Beetles do better in wetlands with subsurface flow

Posted on March 4, 2011

The affinities of macroinvertebrates for different types of constructed wetland are not well understood.  Design alternatives for wetlands include the type of flooding system (surface or subsurface) and the presence or absence of planted vegetation.  A Hungarian study compared the abundance and species richness of aquatic beetles in three categories of constructed wetlands, namely: (1) surface flow, planted with 24 species of aquatic vegetation; (2) surface flow, unplanted; and (3) sub-surface flow.  The surface flow wetlands were relatively large (430 ha in total) with water depths up to 80 cm.  Surface flooding increased the water table around the neighboring lowlands, generating four subsurface flow wetlands.
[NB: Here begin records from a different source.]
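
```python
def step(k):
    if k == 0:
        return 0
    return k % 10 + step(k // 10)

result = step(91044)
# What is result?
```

Sum of digits of 91044: 4 + 4 + 0 + 1 + 9 = 18

Answer: 18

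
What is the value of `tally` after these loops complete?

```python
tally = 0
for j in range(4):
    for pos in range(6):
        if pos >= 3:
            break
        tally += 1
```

Inner breaks at 3, outer runs 4 times
`tally` takes the values: 0 → 1 → 2 → 3 → 4 → 5 → 6 → 7 → 8 → 9 → 10 → 11 → 12

Answer: 12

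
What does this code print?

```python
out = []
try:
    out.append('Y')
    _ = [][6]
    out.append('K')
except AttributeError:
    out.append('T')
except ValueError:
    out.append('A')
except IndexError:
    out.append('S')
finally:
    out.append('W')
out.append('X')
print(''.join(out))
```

Execution trace: 'Y' (try body) → 'S' (except IndexError) → 'W' (finally) → 'X' (after the try/except). Output: YSWX

Answer: YSWX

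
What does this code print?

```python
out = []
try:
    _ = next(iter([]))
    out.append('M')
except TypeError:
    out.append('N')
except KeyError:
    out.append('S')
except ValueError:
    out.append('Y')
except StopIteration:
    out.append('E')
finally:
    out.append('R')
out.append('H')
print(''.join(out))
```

Execution trace: 'E' (except StopIteration) → 'R' (finally) → 'H' (after the try/except). Output: ERH

Answer: ERH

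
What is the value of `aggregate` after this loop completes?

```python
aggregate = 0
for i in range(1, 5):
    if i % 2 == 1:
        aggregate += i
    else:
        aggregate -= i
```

Add odd, subtract even
`aggregate` takes the values: 0 → 1 → -1 → 2 → -2

Answer: -2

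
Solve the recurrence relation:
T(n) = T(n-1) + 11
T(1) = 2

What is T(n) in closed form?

Unrolling: T(n) = T(1) + 11·(n-1) = 2 + 11(n-1) = 11n - 9.

Answer: T(n) = 11n - 9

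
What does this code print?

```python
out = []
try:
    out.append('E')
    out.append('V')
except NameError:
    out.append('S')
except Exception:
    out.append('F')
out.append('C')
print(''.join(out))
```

Execution trace: 'E' (try body) → 'V' (try body, no exception) → 'C' (after the try/except). Output: EVC

Answer: EVC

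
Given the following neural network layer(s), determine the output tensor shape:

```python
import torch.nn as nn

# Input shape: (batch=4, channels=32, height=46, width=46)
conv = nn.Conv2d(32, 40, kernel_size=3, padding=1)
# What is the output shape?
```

Input: (4, 32, 46, 46) -> Output: (4, 40, 46, 46)

Answer: (4, 40, 46, 46)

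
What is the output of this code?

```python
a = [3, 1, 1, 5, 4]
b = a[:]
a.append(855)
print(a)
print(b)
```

Key concept: slice [:] creates copy.
Step by step:
`a = [3, 1, 1, 5, 4]` → a = [3, 1, 1, 5, 4]
`b = a[:]` → b = [3, 1, 1, 5, 4]
`a.append(855)` → a = [3, 1, 1, 5, 4, 855]
`print(a)` → prints [3, 1, 1, 5, 4, 855]
`print(b)` → prints [3, 1, 1, 5, 4]

Answer:
[3, 1, 1, 5, 4, 855]
[3, 1, 1, 5, 4]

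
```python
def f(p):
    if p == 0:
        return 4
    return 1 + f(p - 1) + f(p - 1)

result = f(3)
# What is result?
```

f(p) = 1 + 2·f(p-1), f(0)=4. Closed form: (4+1)·2^3 - 1 = 39.

Answer: 39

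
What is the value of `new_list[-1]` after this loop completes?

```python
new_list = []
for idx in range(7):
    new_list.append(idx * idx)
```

Last element of squares 0 to 6
`new_list` takes the values: [] → [0] → [0, 1] → [0, 1, 4] → [0, 1, 4, 9] → [0, 1, 4, 9, 16] → [0, 1, 4, 9, 16, 25] → [0, 1, 4, 9, 16, 25, 36]
So `new_list[-1]` = 36

Answer: 36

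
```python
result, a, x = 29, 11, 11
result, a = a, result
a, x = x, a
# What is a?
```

Trace:
`result, a, x = 29, 11, 11` → result = 29; a = 11; x = 11
`result, a = a, result` → result = 11; a = 29
`a, x = x, a` → a = 11; x = 29
So a = 11

Answer: 11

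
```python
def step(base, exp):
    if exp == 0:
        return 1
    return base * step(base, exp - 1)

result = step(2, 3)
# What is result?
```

step(2, 3) = 2 * 2 * 2 = 8

Answer: 8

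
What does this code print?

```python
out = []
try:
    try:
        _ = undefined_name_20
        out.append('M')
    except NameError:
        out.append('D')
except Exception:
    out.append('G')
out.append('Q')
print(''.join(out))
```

Execution trace: 'D' (inner except NameError) → 'Q' (after the try/except). Output: DQ

Answer: DQ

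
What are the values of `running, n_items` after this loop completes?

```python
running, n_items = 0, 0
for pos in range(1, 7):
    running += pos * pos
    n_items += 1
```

Sum of squares and count
`running, n_items` takes the values: (0, 0) → (1, 0) → (1, 1) → (5, 1) → (5, 2) → (14, 2) → (14, 3) → (30, 3) → (30, 4) → (55, 4) → (55, 5) → (91, 5) → (91, 6)

Answer: 91, 6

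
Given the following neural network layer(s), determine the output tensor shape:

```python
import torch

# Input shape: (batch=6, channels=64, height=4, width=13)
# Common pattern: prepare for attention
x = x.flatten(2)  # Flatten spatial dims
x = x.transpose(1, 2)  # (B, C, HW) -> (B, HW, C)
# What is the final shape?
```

Input: (6, 64, 4, 13) -> after flatten(2): (6, 64, 52) -> Output: (6, 52, 64)

Answer: (6, 52, 64)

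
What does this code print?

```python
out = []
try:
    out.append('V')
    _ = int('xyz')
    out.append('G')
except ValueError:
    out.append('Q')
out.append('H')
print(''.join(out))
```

Execution trace: 'V' (try body) → 'Q' (except ValueError) → 'H' (after the try/except). Output: VQH

Answer: VQH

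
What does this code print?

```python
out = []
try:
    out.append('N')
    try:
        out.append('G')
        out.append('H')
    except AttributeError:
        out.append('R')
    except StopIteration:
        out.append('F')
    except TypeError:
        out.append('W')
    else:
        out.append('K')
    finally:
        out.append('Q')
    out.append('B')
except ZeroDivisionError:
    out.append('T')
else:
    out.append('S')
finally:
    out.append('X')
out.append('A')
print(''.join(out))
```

Execution trace: 'N' (try body) → 'G' (inner try body) → 'H' (inner try body, no exception) → 'K' (inner else) → 'Q' (inner finally) → 'B' (try body, no exception) → 'S' (else) → 'X' (finally) → 'A' (after the try/except). Output: NGHKQBSXA

Answer: NGHKQBSXA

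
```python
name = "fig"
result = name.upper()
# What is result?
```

Trace:
`name = "fig"` → name = 'fig'
`result = name.upper()` → result = 'FIG'
So result = 'FIG'

Answer: 'FIG'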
These were small (30 ha total), temporary and shallow (< 40 cm).  Beetles were sampled because they are considered to be good bioindicators of habitat quality.  Sampling was carried out three years after the plantings, and a total of 66 beetle taxa were recorded.   Species richness was significantly higher in the temporary sub-surface flow systems than the permanent surface-flow wetlands.  Species diversity profiles for the three types of wetlands were distinct, with diversity being higher in sub-surface flow systems and slightly higher in planted than in unplanted surface-flow wetlands.  The results suggest that subsurface flooding is a useful restoration technique because it provides favourable breeding conditions for aquatic beetles by excluding fish predators.  By increasing habitat diversity and providing food and refuge for young beetles, the presence of vegetation is also beneficial. 

Reference:  Molnár, A., Csabai, Z. & Tóthmérész, B.  2009.   Influence of flooding and vegetation patterns on aquatic beetle diversity in a constructed wetland complex.  Wetlands 29(4), 1214-1223.